Je suis sorti de chez Laloux plein de tristesse, car j’aimais vraiment cet endroit autrefois. Pas que j’y vienne très souvent, mais chaque visite était un moment de plaisir à table. Ce qui fut loin d’être le cas cette fois-ci. Triste, terriblement déçu et furieux de m’être fait berner. Le chef n’est plus là, même si le site Internet de la maison utilise encore son nom et sa photo. Et en partant, le brave homme a emporté tout ce que la maison avait d’intéressant à offrir aux amateurs de bonne cuisine.
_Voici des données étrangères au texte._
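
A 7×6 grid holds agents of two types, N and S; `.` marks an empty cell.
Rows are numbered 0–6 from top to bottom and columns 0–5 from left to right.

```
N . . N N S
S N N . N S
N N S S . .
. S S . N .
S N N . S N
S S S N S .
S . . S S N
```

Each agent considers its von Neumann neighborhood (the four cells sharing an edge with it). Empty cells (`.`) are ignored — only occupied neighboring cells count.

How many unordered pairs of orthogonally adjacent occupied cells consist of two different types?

19

Scan each occupied cell's neighbors to the right and below so each pair is counted once.
Row 0: N(0,0)–S(1,0)≠ N(0,3)–N(0,4)= N(0,4)–S(0,5)≠ N(0,4)–N(1,4)= S(0,5)–S(1,5)=  → 2/5 unlike.
Row 1: S(1,0)–N(1,1)≠ S(1,0)–N(2,0)≠ N(1,1)–N(1,2)= N(1,1)–N(2,1)= N(1,2)–S(2,2)≠ N(1,4)–S(1,5)≠  → 4/6 unlike.
Row 2: N(2,0)–N(2,1)= N(2,1)–S(2,2)≠ N(2,1)–S(3,1)≠ S(2,2)–S(2,3)= S(2,2)–S(3,2)=  → 2/5 unlike.
Row 3: S(3,1)–S(3,2)= S(3,1)–N(4,1)≠ S(3,2)–N(4,2)≠ N(3,4)–S(4,4)≠  → 3/4 unlike.
Row 4: S(4,0)–N(4,1)≠ S(4,0)–S(5,0)= N(4,1)–N(4,2)= N(4,1)–S(5,1)≠ N(4,2)–S(5,2)≠ S(4,4)–N(4,5)≠ S(4,4)–S(5,4)=  → 4/7 unlike.
Row 5: S(5,0)–S(5,1)= S(5,0)–S(6,0)= S(5,1)–S(5,2)= S(5,2)–N(5,3)≠ N(5,3)–S(5,4)≠ N(5,3)–S(6,3)≠ S(5,4)–S(6,4)=  → 3/7 unlike.
Row 6: S(6,3)–S(6,4)= S(6,4)–N(6,5)≠  → 1/2 unlike.
Total adjacent occupied pairs: 36; unlike-type pairs: 19.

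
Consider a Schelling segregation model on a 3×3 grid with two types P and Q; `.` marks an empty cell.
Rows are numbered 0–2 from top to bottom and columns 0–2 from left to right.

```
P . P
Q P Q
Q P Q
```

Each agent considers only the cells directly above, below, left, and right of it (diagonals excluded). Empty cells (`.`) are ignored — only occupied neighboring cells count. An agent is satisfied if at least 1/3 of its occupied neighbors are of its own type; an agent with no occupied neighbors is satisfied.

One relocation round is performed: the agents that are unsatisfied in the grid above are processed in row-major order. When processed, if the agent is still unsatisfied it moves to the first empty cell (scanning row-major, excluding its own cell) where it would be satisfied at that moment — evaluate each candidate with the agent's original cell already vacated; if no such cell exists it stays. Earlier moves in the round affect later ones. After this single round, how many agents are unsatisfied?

0

Initially unsatisfied (in order): (0,0), (0,2).
  (0,0) → (0,1).
  (0,2): now satisfied by earlier moves; stays.
Resulting grid:
. P P
Q P Q
Q P Q
All satisfied now.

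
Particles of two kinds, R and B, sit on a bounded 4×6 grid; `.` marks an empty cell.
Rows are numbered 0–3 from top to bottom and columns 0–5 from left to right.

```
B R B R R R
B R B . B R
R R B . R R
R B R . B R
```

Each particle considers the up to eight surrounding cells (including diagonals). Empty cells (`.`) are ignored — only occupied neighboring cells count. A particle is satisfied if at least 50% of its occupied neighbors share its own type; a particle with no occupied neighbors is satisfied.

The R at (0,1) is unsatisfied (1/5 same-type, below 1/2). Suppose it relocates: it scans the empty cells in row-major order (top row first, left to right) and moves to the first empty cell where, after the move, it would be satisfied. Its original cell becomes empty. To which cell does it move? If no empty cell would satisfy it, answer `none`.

(3,3)

Vacating (0,1). Empty cells in order:
  (1,3): 3/7 same-type → still unsatisfied.
  (2,3): 2/6 same-type → still unsatisfied.
  (3,3): 2/4 same-type → satisfied — stop here.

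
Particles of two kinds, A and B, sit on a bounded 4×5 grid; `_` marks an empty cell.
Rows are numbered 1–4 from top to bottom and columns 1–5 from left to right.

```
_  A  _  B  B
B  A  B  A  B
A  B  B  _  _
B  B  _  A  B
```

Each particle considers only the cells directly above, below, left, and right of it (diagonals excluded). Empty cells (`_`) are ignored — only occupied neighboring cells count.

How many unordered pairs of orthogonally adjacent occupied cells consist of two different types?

Scan each occupied cell's neighbors to the right and below so each pair is counted once.
Row 1: A(1,2)–A(2,2)= B(1,4)–B(1,5)= B(1,4)–A(2,4)≠ B(1,5)–B(2,5)=  → 1/4 unlike.
Row 2: B(2,1)–A(2,2)≠ B(2,1)–A(3,1)≠ A(2,2)–B(2,3)≠ A(2,2)–B(3,2)≠ B(2,3)–A(2,4)≠ B(2,3)–B(3,3)= A(2,4)–B(2,5)≠  → 6/7 unlike.
Row 3: A(3,1)–B(3,2)≠ A(3,1)–B(4,1)≠ B(3,2)–B(3,3)= B(3,2)–B(4,2)=  → 2/4 unlike.
Row 4: B(4,1)–B(4,2)= A(4,4)–B(4,5)≠  → 1/2 unlike.
Total adjacent occupied pairs: 17; unlike-type pairs: 10.

10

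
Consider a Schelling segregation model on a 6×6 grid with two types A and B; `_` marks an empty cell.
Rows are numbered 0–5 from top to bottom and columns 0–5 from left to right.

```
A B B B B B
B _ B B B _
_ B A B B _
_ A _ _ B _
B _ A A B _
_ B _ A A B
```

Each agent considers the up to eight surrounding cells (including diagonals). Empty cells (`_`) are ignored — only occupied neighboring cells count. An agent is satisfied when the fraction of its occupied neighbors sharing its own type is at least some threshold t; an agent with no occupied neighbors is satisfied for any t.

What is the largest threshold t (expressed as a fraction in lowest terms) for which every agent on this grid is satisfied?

0/1

(0,0)A 0/2
(0,1)B 3/4
(0,2)B 4/4
(0,3)B 5/5
(0,4)B 4/4
(0,5)B 2/2
(1,0)B 2/3
(1,2)B 6/7
(1,3)B 7/8
(1,4)B 6/6
(2,1)B 2/4
(2,2)A 1/5
(2,3)B 5/6
(2,4)B 4/4
(3,1)A 2/4
(3,4)B 3/4
(4,0)B 1/2
(4,2)A 3/4
(4,3)A 3/5
(4,4)B 2/5
(5,1)B 1/2
(5,3)A 3/4
(5,4)A 2/4
(5,5)B 1/2
The smallest same-type fraction is 0/2 at (0,0), which reduces to 0/1. Any threshold above that leaves this agent unsatisfied.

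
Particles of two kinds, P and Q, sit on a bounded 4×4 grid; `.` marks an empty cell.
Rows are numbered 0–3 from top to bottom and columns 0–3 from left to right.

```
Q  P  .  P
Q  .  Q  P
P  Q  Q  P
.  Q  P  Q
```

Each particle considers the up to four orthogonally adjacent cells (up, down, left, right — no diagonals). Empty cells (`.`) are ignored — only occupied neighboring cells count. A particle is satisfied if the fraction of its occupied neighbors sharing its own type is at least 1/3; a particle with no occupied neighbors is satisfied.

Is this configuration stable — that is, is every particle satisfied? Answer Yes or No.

Row 0: (0,0)Q 1/2 satisfied · (0,1)P 0/1 not · (0,3)P 1/1 satisfied
Row 1: (1,0)Q 1/2 satisfied · (1,2)Q 1/2 satisfied · (1,3)P 2/3 satisfied
Row 2: (2,0)P 0/2 not · (2,1)Q 2/3 satisfied · (2,2)Q 2/4 satisfied · (2,3)P 1/3 satisfied
Row 3: (3,1)Q 1/2 satisfied · (3,2)P 0/3 not · (3,3)Q 0/2 not
For instance (0,1) has only 0/1 same-type neighbors, below 1/3.

No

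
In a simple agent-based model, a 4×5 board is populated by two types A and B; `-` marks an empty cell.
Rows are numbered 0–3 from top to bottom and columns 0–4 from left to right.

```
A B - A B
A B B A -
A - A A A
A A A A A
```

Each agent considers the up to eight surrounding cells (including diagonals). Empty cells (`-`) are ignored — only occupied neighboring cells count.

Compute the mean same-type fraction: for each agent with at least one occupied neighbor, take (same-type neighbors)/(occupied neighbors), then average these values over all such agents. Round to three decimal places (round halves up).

Row 0: (0,0)A 1/3 · (0,1)B 2/4 · (0,3)A 1/3 · (0,4)B 0/2
Row 1: (1,0)A 2/4 · (1,1)B 2/6 · (1,2)B 2/6 · (1,3)A 4/6
Row 2: (2,0)A 3/4 · (2,2)A 5/7 · (2,3)A 6/7 · (2,4)A 4/4
Row 3: (3,0)A 2/2 · (3,1)A 4/4 · (3,2)A 4/4 · (3,3)A 5/5 · (3,4)A 3/3
Sum over 17 agents: 1/3 + 2/4 + 1/3 + 0/2 + 2/4 + 2/6 + 2/6 + 4/6 + 3/4 + 5/7 + 6/7 + 4/4 + 2/2 + 4/4 + 4/4 + 5/5 + 3/3 = 317/28; mean = 317/28 ÷ 17 = 317/476 = 0.665966… → 0.666.

0.666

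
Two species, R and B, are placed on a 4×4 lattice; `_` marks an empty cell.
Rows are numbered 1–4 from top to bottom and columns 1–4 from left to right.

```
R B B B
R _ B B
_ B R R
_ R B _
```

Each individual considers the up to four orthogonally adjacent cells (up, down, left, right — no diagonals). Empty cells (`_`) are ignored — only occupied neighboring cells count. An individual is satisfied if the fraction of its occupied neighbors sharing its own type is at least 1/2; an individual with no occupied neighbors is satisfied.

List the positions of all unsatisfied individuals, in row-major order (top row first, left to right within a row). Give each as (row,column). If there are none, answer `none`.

(3,2), (3,3), (4,2), (4,3)

(1,1)R 1/2 ✓
(1,2)B 1/2 ✓
(1,3)B 3/3 ✓
(1,4)B 2/2 ✓
(2,1)R 1/1 ✓
(2,3)B 2/3 ✓
(2,4)B 2/3 ✓
(3,2)B 0/2 ✗
(3,3)R 1/4 ✗
(3,4)R 1/2 ✓
(4,2)R 0/2 ✗
(4,3)B 0/2 ✗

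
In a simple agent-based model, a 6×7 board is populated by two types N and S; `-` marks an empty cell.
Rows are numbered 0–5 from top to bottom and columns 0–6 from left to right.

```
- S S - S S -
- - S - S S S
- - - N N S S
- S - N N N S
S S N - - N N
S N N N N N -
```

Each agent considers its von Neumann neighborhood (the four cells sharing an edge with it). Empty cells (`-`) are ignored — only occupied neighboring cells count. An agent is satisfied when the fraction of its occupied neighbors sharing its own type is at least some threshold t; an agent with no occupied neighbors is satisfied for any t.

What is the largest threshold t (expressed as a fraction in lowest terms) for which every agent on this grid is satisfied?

(0,1)S 1/1
(0,2)S 2/2
(0,4)S 2/2
(0,5)S 2/2
(1,2)S 1/1
(1,4)S 2/3
(1,5)S 4/4
(1,6)S 2/2
(2,3)N 2/2
(2,4)N 2/4
(2,5)S 2/4
(2,6)S 3/3
(3,1)S 1/1
(3,3)N 2/2
(3,4)N 3/3
(3,5)N 2/4
(3,6)S 1/3
(4,0)S 2/2
(4,1)S 2/4
(4,2)N 1/2
(4,5)N 3/3
(4,6)N 1/2
(5,0)S 1/2
(5,1)N 1/3
(5,2)N 3/3
(5,3)N 2/2
(5,4)N 2/2
(5,5)N 2/2
The smallest same-type fraction is 1/3 at (3,6), which reduces to 1/3. Any threshold above that leaves this agent unsatisfied.

1/3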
Cette maison m’avait déjà abusé une fois avec Pop, son annexe, où oeuvrait une vraie bonne chef, virée peu de temps après mon passage; sans doute pour d’excellentes raisons que j’ignore. Je sais par contre qu’elle ne fut pas remplacée. Et l’on recommence maintenant avec le chef Besson, parti lui aussi sans qu’un vrai chef ne reprenne les fourneaux. Mais que se passe-t-il donc ici? J’ai dit beaucoup de bien de cette très belle adresse autrefois. J’étais tout à fait sincère. Tout le mal que j’en pense aujourd’hui est malheureusement tout aussi plein de sincérité. Je vais de ce pas prendre un Pepto Bismol.

Laloux
250, avenue des Pins Est
514 287-9127

Ouvert à midi du lundi au vendredi et en soirée toute la semaine. Une cinquantaine de dollars à midi pour deux personnes avant boissons, taxes et service, le double en soirée. Cette soirée, l’une des pires de la dernière année à table, aura coûté 150 dollars avec deux verres de petits vins. Du gaspillage. Au moins, cela aura servi à vous mettre en garde.